The US was the only developed country whose ranking had a major change compared with last year, with its ranking falling from AA to A. It fell 10 spots to No.14 this year, mainly due to its low score for relations with China, which are being influenced by such factors as the China-US trade war and tightened US reviews of Chinese investment.
The policies of US President Donald Trump’s administration have led to rising disputes within American society, which dragged down the country’s performance in terms of social elasticity, the report said.
The report used five major indexes (economic fundamentals, ability to pay debt, social elasticity, political risks and relations with China) plus 41 sub-indexes.

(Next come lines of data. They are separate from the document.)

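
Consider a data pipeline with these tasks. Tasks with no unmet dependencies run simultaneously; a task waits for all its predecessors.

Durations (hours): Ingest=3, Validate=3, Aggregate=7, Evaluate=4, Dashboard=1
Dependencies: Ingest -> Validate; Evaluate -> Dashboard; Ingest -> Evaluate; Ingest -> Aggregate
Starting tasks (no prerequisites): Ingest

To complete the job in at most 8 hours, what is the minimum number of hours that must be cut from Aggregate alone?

Current finish: 10 hours; target: 8.
Aggregate is on every critical path, so each hour cut from Aggregate cuts the finish by one (this holds down to a finish of 8).
Need 10 − 8 = 2 hours off Aggregate → Aggregate becomes 5 hours, finish becomes 8.

2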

It covered 57 countries and regions where China invested in 2017, which accounted for 86 percent of China’s ODI. Samples were mainly chosen from among the G20 countries and those where China has made huge investments.
Figures for China’s ODI in the US in 2018 have not been officially released, but analysts believe the value slumped.

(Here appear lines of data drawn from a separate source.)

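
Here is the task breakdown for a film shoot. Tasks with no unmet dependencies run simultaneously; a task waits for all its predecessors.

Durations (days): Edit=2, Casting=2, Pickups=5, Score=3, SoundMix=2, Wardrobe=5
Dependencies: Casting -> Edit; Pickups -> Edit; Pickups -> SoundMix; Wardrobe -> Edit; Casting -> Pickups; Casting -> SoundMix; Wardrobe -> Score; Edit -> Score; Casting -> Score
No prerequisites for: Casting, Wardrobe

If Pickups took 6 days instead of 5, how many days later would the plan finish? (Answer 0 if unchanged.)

1

Actual critical path: Casting→Pickups→Edit→Score = 2+5+2+3 = 12 ⇒ 12 days.
Since Pickups is critical, the +1 change carries straight to that chain (now 13 days).
That remains the longest chain; total 13 days.
Change in finish: 13 − 12 = +1 days.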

Zhang Ming, Director of the Department of International Investment with the CASS, told the Global Times on the sidelines of the launch event that the outlook isn’t optimistic for China’s ODI and acquisitions in the US this year. The bilateral trade dispute will not be resolved immediately and the US agency that reviews deals involving foreign companies – the Committee on Foreign Investment in the US (CFIUS) – has gained more power under US law.
“For the next few years, China’s overall ODI growth will likely fluctuate in the single-digit range,” Zhang noted.

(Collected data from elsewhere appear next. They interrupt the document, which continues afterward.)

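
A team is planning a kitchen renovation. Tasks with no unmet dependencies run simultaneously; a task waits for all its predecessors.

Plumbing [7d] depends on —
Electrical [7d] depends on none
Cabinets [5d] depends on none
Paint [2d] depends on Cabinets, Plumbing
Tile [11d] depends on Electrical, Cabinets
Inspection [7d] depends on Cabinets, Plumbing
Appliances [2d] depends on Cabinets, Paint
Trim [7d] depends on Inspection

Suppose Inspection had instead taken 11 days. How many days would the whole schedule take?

Critical path before the change: Plumbing→Inspection→Trim = 7+7+7 = 21 giving 21 days.
Since Inspection is critical, the +4 change carries straight to that chain (now 25 days).
The critical path is still Plumbing→Inspection→Trim; finish is now 25 days.

25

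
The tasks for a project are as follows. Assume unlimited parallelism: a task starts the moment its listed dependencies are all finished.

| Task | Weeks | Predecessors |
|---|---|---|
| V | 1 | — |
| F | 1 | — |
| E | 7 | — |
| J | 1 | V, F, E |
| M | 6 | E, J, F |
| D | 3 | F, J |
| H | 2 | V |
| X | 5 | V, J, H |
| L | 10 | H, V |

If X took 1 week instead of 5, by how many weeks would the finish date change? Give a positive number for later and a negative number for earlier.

0

Critical path before the change: E→J→M = 7+1+6 = 14 giving 14 weeks.
X is off the critical path — its longest chain is 13 weeks, giving 1 of slack.
No other chain overtakes it, so the finish is 14 weeks.
Change in finish: 14 − 14 = +0 weeks.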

The report said that many Chinese enterprises have huge assets overseas but little ability to protect their interests.
Zhang suggested the establishment of market-driven Chinese chambers representing businesses in investment destinations and the introduction of influential local partners or third-party agencies with good credit.
Pan Yuanyuan, a deputy research fellow at the Department of International Investment with the CASS, said at the report launch that tightening foreign investment screening in developed countries poses obstacles and risks for China’s investment overseas, but this situation shouldn’t deter China’s efforts to go global, in particular in the areas of high-technology and energy.
“Some developed countries still hold a suspicious attitude toward investment from China, especially from State-owned enterprises,” she noted.
Pan said that in the past 13 years, the annual growth rate of China’s ODI in the US and EU was about 60 percent and 50 percent, respectively. The volumes themselves weren’t striking, but the fast growth rates stoked rising attention and concern among developed economies.
“It is important to stop the possible trend that involves turning the CFIUS into an example to imitate,” Pan said. Chinese enterprises should be more active in mitigating their counterparts’ concerns especially in the area of core technology, where strict measures should be taken to prevent possible transfers.